Conclusion: The Future of Academic Support at UofT

It is difficult to feel as though there is an answer to the loop.  The size and structure of UofT constrain what changes can be made and on what timeline. As Amanda said, UofT is a tough nut to crack, and change is slow when layers of bureaucracy stand between ideas and meaningful change. While Student Life attempts to be a pastoral entity within a massive institution, they are still confined by budgetary restraints.  The easy answer would be to expand the existing academic aid services and provide more subject-specific support. If the existing resources were not overextended, there would be no need to create a market relationship between students.  But there is not an easy answer when the limitations are as stringent as they are at UofT.  As an entity within the university, the constraints on Student Life as they try to help students produced the UT3 program in its current form.  

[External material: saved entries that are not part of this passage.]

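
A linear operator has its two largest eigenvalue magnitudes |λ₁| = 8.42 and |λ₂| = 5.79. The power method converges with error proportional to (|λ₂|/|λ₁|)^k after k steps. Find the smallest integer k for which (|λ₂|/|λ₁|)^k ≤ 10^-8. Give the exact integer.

|λ₂/λ₁| = 5.79/8.42 = 0.68765
Need k ≥ ln(10^-8) / ln(0.68765) = -18.4207 / -0.3745 ≈ 49.190
Smallest integer k satisfying the bound: 50

50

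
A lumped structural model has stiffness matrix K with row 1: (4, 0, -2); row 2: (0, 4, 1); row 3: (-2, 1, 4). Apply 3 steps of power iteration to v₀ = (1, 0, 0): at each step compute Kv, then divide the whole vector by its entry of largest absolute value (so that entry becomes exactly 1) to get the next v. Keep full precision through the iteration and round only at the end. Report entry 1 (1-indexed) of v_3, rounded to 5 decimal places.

1.00000

Kv0 = (4.000000, 0.000000, -2.000000); divide by 4.000000 → v1 = (1.000000, 0.000000, -0.500000)
Kv1 = (5.000000, -0.500000, -4.000000); divide by 5.000000 → v2 = (1.000000, -0.100000, -0.800000)
Kv2 = (5.600000, -1.200000, -5.300000); divide by 5.600000 → v3 = (1.000000, -0.214286, -0.946429)
Requested entry of v3: 112/112 = 1.00000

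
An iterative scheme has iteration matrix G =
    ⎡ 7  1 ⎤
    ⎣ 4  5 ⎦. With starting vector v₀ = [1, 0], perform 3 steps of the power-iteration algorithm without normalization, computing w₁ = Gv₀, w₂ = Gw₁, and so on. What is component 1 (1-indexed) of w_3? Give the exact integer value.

w1 = Gv₀ = (7, 4)
w2 = Gw1 = (53, 48)
w3 = Gw2 = (419, 452)
The requested component of w3 is 419.

419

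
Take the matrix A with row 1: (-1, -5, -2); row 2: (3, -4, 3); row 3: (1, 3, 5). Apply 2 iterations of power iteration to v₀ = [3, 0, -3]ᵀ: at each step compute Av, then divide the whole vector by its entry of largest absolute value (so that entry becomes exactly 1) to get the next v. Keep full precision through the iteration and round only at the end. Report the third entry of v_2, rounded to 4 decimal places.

1.0000

Av0 = (3.00000, 0.00000, -12.00000); divide by -12.00000 → v1 = (-0.25000, 0.00000, 1.00000)
Av1 = (-1.75000, 2.25000, 4.75000); divide by 4.75000 → v2 = (-0.36842, 0.47368, 1.00000)
Requested entry of v2: -57/-57 = 1.0000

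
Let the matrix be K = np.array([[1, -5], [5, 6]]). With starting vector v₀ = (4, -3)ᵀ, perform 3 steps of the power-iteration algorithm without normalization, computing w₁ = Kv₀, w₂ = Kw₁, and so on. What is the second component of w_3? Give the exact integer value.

687

w1 = Kv₀ = (19, 2)
w2 = Kw1 = (9, 107)
w3 = Kw2 = (-526, 687)
The requested component of w3 is 687.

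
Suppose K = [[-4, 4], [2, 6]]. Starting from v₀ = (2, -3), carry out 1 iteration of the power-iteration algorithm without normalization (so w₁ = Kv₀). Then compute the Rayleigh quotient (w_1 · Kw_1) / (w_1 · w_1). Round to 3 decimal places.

w1 = Kv₀ = ((-4)·2 + 4·(-3); 2·2 + 6·(-3)) = (-20, -14)
Kw1 = (24, -124)
w1·Kw1 = (-20)·24 + (-14)·(-124) = 1256; w1·w1 = (-20)·(-20) + (-14)·(-14) = 596
λ ≈ 1256/596 = 2.107

λ ≈ 2.107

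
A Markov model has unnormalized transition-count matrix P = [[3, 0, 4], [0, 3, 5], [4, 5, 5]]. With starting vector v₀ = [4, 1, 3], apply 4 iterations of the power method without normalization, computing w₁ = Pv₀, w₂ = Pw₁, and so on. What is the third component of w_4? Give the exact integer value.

w1 = Pv₀ = (24, 18, 36)
w2 = Pw1 = (216, 234, 366)
w3 = Pw2 = (2112, 2532, 3864)
w4 = Pw3 = (21792, 26916, 40428)
The requested component of w4 is 40428.

40428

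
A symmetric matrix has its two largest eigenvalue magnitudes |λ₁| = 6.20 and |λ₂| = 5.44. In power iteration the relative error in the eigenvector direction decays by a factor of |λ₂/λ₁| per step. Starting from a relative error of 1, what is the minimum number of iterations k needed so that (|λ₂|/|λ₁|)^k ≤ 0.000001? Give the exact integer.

106

|λ₂/λ₁| = 5.44/6.20 = 0.87742
Need k ≥ ln(0.000001) / ln(0.87742) = -13.8155 / -0.1308 ≈ 105.647
Smallest integer k satisfying the bound: 106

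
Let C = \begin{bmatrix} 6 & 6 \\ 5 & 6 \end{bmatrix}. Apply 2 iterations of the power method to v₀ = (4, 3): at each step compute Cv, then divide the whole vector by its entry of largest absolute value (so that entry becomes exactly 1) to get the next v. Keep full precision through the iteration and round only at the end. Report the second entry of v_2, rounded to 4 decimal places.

Cv0 = (42.00000, 38.00000); divide by 42.00000 → v1 = (1.00000, 0.90476)
Cv1 = (11.42857, 10.42857); divide by 11.42857 → v2 = (1.00000, 0.91250)
Requested entry of v2: 438/480 = 0.9125

0.9125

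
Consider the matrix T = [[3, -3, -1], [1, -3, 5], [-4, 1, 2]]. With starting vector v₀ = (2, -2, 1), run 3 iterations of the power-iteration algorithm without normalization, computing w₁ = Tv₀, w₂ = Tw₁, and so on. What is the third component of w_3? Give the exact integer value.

-170

w1 = Tv₀ = (3·2 + (-3)·(-2) + (-1)·1; 1·2 + (-3)·(-2) + 5·1; (-4)·2 + 1·(-2) + 2·1) = (11, 13, -8)
w2 = Tw1 = (3·11 + (-3)·13 + (-1)·(-8); 1·11 + (-3)·13 + 5·(-8); (-4)·11 + 1·13 + 2·(-8)) = (2, -68, -47)
w3 = Tw2 = (257, -29, -170)
The requested component of w3 is -170.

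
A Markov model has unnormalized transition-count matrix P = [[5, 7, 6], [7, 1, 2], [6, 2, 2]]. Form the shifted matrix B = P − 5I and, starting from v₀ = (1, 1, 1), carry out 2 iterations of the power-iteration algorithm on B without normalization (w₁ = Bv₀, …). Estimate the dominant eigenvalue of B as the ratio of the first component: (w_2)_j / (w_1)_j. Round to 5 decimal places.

μ ≈ 5.00000

B = P − 5I has rows (0, 7, 6); (7, -4, 2); (6, 2, -3)
w1 = Bv₀ = (0·1 + 7·1 + 6·1; 7·1 + (-4)·1 + 2·1; 6·1 + 2·1 + (-3)·1) = (13, 5, 5)
w2 = Bw1 = (0·13 + 7·5 + 6·5; 7·13 + (-4)·5 + 2·5; 6·13 + 2·5 + (-3)·5) = (65, 81, 73)
Ratio: 65/13 = 5.00000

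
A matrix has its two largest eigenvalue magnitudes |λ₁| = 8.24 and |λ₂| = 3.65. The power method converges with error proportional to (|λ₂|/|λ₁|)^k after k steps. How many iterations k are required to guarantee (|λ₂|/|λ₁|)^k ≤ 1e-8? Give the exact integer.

23

|λ₂/λ₁| = 3.65/8.24 = 0.44296
Need k ≥ ln(1e-8) / ln(0.44296) = -18.4207 / -0.8143 ≈ 22.622
Smallest integer k satisfying the bound: 23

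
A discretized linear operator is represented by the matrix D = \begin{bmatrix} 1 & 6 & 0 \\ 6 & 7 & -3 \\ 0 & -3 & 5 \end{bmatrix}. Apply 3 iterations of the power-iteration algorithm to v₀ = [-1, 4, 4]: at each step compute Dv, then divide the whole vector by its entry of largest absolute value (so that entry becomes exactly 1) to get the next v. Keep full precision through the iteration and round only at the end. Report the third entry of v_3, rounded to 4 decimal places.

-0.2859

Dv0 = (23.00000, 10.00000, 8.00000); divide by 23.00000 → v1 = (1.00000, 0.43478, 0.34783)
Dv1 = (3.60870, 8.00000, 0.43478); divide by 8.00000 → v2 = (0.45109, 1.00000, 0.05435)
Dv2 = (6.45109, 9.54348, -2.72826); divide by 9.54348 → v3 = (0.67597, 1.00000, -0.28588)
Requested entry of v3: -502/1756 = -0.2859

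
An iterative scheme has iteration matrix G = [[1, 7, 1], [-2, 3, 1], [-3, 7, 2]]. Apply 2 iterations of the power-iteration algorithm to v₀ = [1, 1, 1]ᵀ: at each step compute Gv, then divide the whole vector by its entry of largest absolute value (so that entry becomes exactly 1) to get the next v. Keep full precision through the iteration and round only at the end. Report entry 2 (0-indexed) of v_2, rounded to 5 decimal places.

-0.03448

Gv0 = (9.000000, 2.000000, 6.000000); divide by 9.000000 → v1 = (1.000000, 0.222222, 0.666667)
Gv1 = (3.222222, -0.666667, -0.111111); divide by 3.222222 → v2 = (1.000000, -0.206897, -0.034483)
Requested entry of v2: -1/29 = -0.03448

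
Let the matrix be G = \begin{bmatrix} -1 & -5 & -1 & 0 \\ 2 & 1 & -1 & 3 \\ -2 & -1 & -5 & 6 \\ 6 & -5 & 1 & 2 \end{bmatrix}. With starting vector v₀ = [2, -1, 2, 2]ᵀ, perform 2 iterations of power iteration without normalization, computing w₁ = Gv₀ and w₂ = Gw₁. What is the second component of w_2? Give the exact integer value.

w1 = Gv₀ = ((-1)·2 + (-5)·(-1) + (-1)·2 + 0·2; 2·2 + 1·(-1) + (-1)·2 + 3·2; (-2)·2 + (-1)·(-1) + (-5)·2 + 6·2; 6·2 + (-5)·(-1) + 1·2 + 2·2) = (1, 7, -1, 23)
w2 = Gw1 = ((-1)·1 + (-5)·7 + (-1)·(-1) + 0·23; 2·1 + 1·7 + (-1)·(-1) + 3·23; (-2)·1 + (-1)·7 + (-5)·(-1) + 6·23; 6·1 + (-5)·7 + 1·(-1) + 2·23) = (-35, 79, 134, 16)
The requested component of w2 is 79.

79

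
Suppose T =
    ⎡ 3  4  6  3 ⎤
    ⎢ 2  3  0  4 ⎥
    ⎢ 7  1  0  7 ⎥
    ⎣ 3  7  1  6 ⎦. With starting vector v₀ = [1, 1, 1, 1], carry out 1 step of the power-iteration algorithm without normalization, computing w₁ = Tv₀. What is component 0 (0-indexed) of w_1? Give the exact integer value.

16

w1 = Tv₀ = (16, 9, 15, 17)
The requested component of w1 is 16.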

What can be extrapolated from my research are two main implications that could arise from the creation of the UT3 program.  First, I fear that the professionalization of students could lend itself to further stratification between students.  Creating the marketplace could allow only those students who are in financial circumstances where they can pay for extra help to gain an advantage over those who cannot.  Second, as UofT is conducted as a business, it offers a way to explain away the need for additional free services.  In my interview with Amanda, she told me that there were already forty working tutors on the directory and over 400 currently working through the modules.  While the success of the program could be beneficial for students, from a financial perspective, it could offer an alternative to UofT administration having to allocate funds towards expanding the existing academic aid services.  This is not to say that this is what will happen but to open up the possibilities of what could develop.  I believe what truly needs to happen is increased funding to the existing resources so that students do not have to pay for support on top of their already increasing tuition.  However, for the time being, it seems that the UT3 program and the market relationship it creates is the most effective answer to how Student Life can help students.